What the Captain America HYDRA Twist Means for Marvel Movies

Comic book writer and editor who made Cap a villain address intense backlash and possibility of story infiltrating the MCU

When it comes to comic book storytelling, many rules are bent and broken, but there are certain core characteristics of each superhero that are considered inviolate.

One of those rules is that Captain America always fights for American ideals. It’s been that way since Jack Kirby and Joe Simon introduced him to the world with a picture of the hero slamming his fist into Adolf Hitler’s face in 1941. But it seems writer Nick Spencer has broken that rule with the first issue of “Captain America: Steve Rogers” No. 1 by revealing Cap’s longtime affiliation with terrorist group HYDRA.

In the wake of the comic book’s release on Wednesday, Spencer and Marvel executive editor Tom Brevoort were dispatched to explain the decision after the hashtag #SayNoToHYDRACap trended on Twitter as a shorthand for fan outrage.

“There should be a feeling of horror or unsettledness at the idea that somebody like this can secretly be part of this organization,” Brevoort told Time regarding the fan backlash, which few will be surprised is the reaction Marvel was hoping for. “You should feel uneasy about the fact that everything you know and love about Steve Rogers can be upended.”

So, will we be seeing Chris Evans utter the words “Hail HYDRA” one day in a Marvel film? Welp, Marvel Studios already has its story arc planned out through 2019, when it will be releasing “Avengers: Infinity War,” so it seems unlikely at this point.

The Marvel Cinematic Universe has also driven past previous major twists that Marvel comics have made with its characters, such as the introduction of female Thor.

Neither Disney nor Marvel Studios replied immediately to TheWrap’s requests for comment on the twist.

Still, Brevoort says he thinks it would be nice if this twist found its way onto movie screens one day.

“Honestly, while we love the films, we tend to chart our own course and not get too tangled up in where they happen to be in the curve of their own storytelling,” he said. “So we look at what we do as being the trailblazers. This gives the studio’s team a big swath of raw material to cherry-pick from when working out what next to do with the characters in their medium. Our stories of today are potentially the inspiration for the movies of tomorrow.”

As for Cap’s comic book future, Brevoort said one of the aims of the twist is to create tension whenever Steve Rogers interacts with other heroes going forward: “The most trusted hero in the Marvel Universe is now secretly a deep-cover Hydra operative, a fact that’s really only known to the readers and to him. That makes every interaction he has with anyone take on a second layer, a second meaning.”

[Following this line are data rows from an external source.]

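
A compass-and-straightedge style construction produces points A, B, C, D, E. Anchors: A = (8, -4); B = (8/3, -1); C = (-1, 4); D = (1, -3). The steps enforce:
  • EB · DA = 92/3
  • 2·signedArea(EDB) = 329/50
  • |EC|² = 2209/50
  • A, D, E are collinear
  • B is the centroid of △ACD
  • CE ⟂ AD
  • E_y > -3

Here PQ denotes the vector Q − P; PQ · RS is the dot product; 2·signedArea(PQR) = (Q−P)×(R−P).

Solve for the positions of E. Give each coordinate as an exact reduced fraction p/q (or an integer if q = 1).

E = (-97/50, -129/50)

1. E_x = -97/50  [A, D, E are collinear ∩ CE ⟂ AD]
2. E_y = -129/50  [A, D, E are collinear ∩ CE ⟂ AD]
   → E = (-97/50, -129/50)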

In both interviews, Brevoort and Spencer teased that more information about Cap’s new history with HYDRA will be revealed in the next issue, and that this twist will have a major impact on Sam Wilson, previously the Falcon, who took over as the comic-book Captain America in 2014.

One thing is certain: This big twist was a major publicity victory for Marvel over main rival DC Comics. On the same day “Captain America: Steve Rogers” launched, DC released an 80-page event comic called “Rebirth,” which undid the company-wide reboot DC undertook three years ago and suggested a possible shift to more upbeat stories rather than grim tales similar to those of the critically-disdained “Batman v Superman.”

While “Rebirth” received praise from hardcore comics fans, it was Marvel and the turncoat Steve Rogers that grabbed mainstream attention. Hail HYDRA, indeed.